I think you are right; what I proposed above would not address the cases of a race condition between broken network connections and updates on the server.
I would suggest slight optimization over what you describe above:
As an aside, a useful feature in node-etcd would be a modified
event that only fires when the value has actually changed.
Actually I think I am overthinking it now. If there was an error due to network issues, and the index has become out of scope in the meantime, the next successful request will error with a 401 code, and your case here: https://github.com/stianeikeland/node-etcd/blob/master/src/watcher.coffee#L71-L72 should cover it.
So looking at your code it seems everything should work correctly.

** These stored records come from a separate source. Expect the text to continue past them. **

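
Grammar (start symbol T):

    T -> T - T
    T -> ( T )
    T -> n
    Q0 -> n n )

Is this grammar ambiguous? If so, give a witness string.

Ambiguous

Witness: n - n - n

Derivation 1: T ⇒ T - T ⇒ T - T - T ⇒ n - T - T ⇒ n - n - T ⇒ n - n - n
Derivation 2: T ⇒ T - T ⇒ n - T ⇒ n - T - T ⇒ n - n - T ⇒ n - n - n

Two distinct leftmost derivations for the same string.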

The one slight optimization that can save a roundtrip to etcd is to also advance the index in case of the empty long poll response (https://github.com/stianeikeland/node-etcd/blob/master/src/watcher.coffee#L75-L76) - this is to save an occasional 401 for infrequently changing values.
The 2.1.5 appears to perform well for me in a long-running/infrequent-changing scenario. Thanks for the quick turnaround!
Thanks! Also agree with your optimizations.
If there are no changes in the directory you are watching and etcd index has changed more than 1000 times the reconnection will continuously fail. This can happen quite often when using Fleet as it writes heartbeats a lot.
I think the reconnection should take the index returned in the 401 error.